В то время, когда Энрике, взяв два тяжелых, отточенных, как бритва, кухонных ножа, накрепко привязывал их к ножкам стула грязными салфетками, до половины прихватывая нож, туго прикручивая и потом завязывая узлом, обе горничные, сестры Пако, направлялись в кино, смотреть «Анну Кристи» с Гретой Гарбо. Один из двух священников сидел на постели, в нижнем белье и читал свой требник, а другой надел уже ночную сорочку и бормотал молитвы, перебирая четки. Все тореро, за исключением того, который был болен, уже совершили свой вечерний выход в кафе Форнос, и высокий смуглый пикадор играл на бильярде. Маленький неразговорчивый матадор пил кофе с молоком за столиком, вокруг которого теснились пожилой бандерильеро и еще несколько настоящих профессионалов.

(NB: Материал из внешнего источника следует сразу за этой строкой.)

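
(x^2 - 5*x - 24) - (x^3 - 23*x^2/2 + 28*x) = -x^3 + 25*x^2/2 - 33*x - 24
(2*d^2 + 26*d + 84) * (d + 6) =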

Подвыпивший седой пикадор сидел за рюмкой коньяка и с удовольствием поглядывал на соседний стол, где матадор, который утратил мужество, сидел с другим матадором, который сменил шпагу на бандерильи, и с двумя довольно потрепанного вида проститутками. Торговец остановился на углу и беседовал с приятелями. Высокий официант сидел на собрании анархо-синдикалистов и ждал случая выступить. Пожилой официант расположился на террасе кафе Альварес и потягивал пиво. Хозяйка Луарки уже заснула, лежа на спине: большая, толстая, честная, опрятная, добродушная, очень набожная, все еще не переставшая оплакивать и каждый день поминать в своих молитвах мужа, который умер двадцать лет назад. Один в своей комнате, матадор, который был болен, ничком лежал на постели, зажимая рот платком.